My question: HELOC or mortgage?

I would go for the mortgage.  I'm not sure what you mean that you can't take a mortgage if you buy a property cash.  That's basically all I do.  I buy with cash then go to a portfolio lender and put it under a commercial loan.  The couple I have done recently were 20 year loans at 6%.  Rates are going up but I think it depends on what your strategy is and your family member's long term strategy.  If they differ to much one person could buy out the other or you could sell, split profits and each move on to pursue your own strategies.

I would agree with a long term mortgage. If for some reason you end up looking at HELOC, at my local Credit Union they have a HELOC that is about 4% right now that moves with Prime, but can be looked at any time with up to a 10 year rate lock.

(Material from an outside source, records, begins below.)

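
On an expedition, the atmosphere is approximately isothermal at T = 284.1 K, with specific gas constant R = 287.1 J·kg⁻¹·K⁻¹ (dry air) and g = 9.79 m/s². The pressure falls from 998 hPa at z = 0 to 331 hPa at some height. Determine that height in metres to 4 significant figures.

z ≈ 9195 m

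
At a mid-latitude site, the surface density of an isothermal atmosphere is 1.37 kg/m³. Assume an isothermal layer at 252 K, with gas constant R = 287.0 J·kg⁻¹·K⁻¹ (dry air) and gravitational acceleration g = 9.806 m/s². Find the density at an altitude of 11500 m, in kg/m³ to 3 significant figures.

ρ ≈ 0.288 kg/m³

Scale height: H = RT/g = 287.0 × 252 / 9.806 = 7375.5 m.
In an isothermal atmosphere, density decays like pressure: ρ = ρ₀ exp(−z/H).
z/H = 11500/7375.5 = 1.5592; exp(−1.5592) = 0.21030.
ρ = 1.37 × 0.21030 = 0.28811 kg/m³.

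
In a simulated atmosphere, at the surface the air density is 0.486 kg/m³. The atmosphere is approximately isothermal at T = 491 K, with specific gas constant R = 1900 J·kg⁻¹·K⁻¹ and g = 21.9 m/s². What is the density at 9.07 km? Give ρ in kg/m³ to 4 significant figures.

ρ ≈ 0.3928 kg/m³

Scale height: H = RT/g = 1900 × 491 / 21.9 = 42598 m.
In an isothermal atmosphere, density decays like pressure: ρ = ρ₀ exp(−z/H).
z/H = 9070.0/42598 = 0.21292; exp(−0.21292) = 0.80822.
ρ = 0.486 × 0.80822 = 0.39279 kg/m³.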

Liz - is the property  an investment property or is it a primary residence

Do you need any funds from this equity now ….if not - I wopuld recommend the HELOC ...if property is an investment property and if you want to ge the heloc in the LLCs name - you will likely find that there are not many lenders that will be willing / able to help with this request

I was not aware that you could get a HELOC on an investment property. I guess it never hurts to ask! Wouldn't using a HELOC leverage your equity vs getting a mortgage that leverages debt? I'm reading Robert Kiyosaki's book "Retire Young and Retire Rich" and he strongly encourages to leverage debt and not leverage equity. I would like to get your thoughts on this. 

For me.. it would depend on what your plans are for the money and what your time frame is.. All the negatives already written about HELOCs are correct. Here is the positive that I like.. you can put money in and take money out at will. That isn't true (at least the 2nd part) with a mortgage. 

Summarizing.. I would say that the longer you plan to keep the property and "leave" the debt on it.. the more I would lean toward the mortgage.

If you get a Heloc, the bank will file a mortgage to protect their interest. If you get a term loan the bank will file a mortgage to protect their interest. It seems to make sense to get a Heloc(if you can) and use the funds as needed for other projects. When the other projects sell or become rentals, get a term loan to pay off the Heloc.